The other part of this continuing tale is the people who have decided that whoever raped her still believes in the innocence of the as yet unnamed perpetrators. These posters have been appearing in the community, and while not illegal, are offending many.
“This is our street, we are mourning our daughter, my children live in this neighbourhood. If you wanted to speak the truth … why didn’t you speak when Rehtaeh was alive … you push her to suicide then you continue with this bulls—!!! Really???? You have no compassion … but we knew that already,” Parsons wrote on the Facebook page she created to honour her daughter’s memory.
In addition to the posters, there was a Facebook page created to support the boys, although the police had it taken down because it contained information that could be used to identify the boys.

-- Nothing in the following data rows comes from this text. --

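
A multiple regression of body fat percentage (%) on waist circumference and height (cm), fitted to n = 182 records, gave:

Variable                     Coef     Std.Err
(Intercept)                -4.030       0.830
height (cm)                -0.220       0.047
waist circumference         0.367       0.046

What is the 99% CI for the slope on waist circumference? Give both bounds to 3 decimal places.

Read off: b = 0.367, SE = 0.046 for waist circumference.
df = n − k − 1 = 182 − 2 − 1 = 179.
t* = t_{0.005, 179} = 2.603574.
Margin = t* × SE = 2.603574 × 0.046 = 0.11976.
CI: 0.367 ± 0.11976 → (0.247, 0.487).

(0.247, 0.487)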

The problem with this approach is that the people behind this are denying that Rehtaeh was raped at all. If and when one or more are named, it is fair that those individuals should be supported by their families and friends. That is the principle of presumed innocence. The wording of the posters suggest that once all the information comes out it will be shown that either no rape occurred or any sexual activity was consensual. As far as I have read, there has been no suggestion that sexual assault did not occur.
Although the verbal and emotional abuse that she suffered after the incident may not technically been illegal, it is hard to imagine anyone supporting that type of activity. There is no doubt that Rape Culture is alive and well in Atlantic Canada.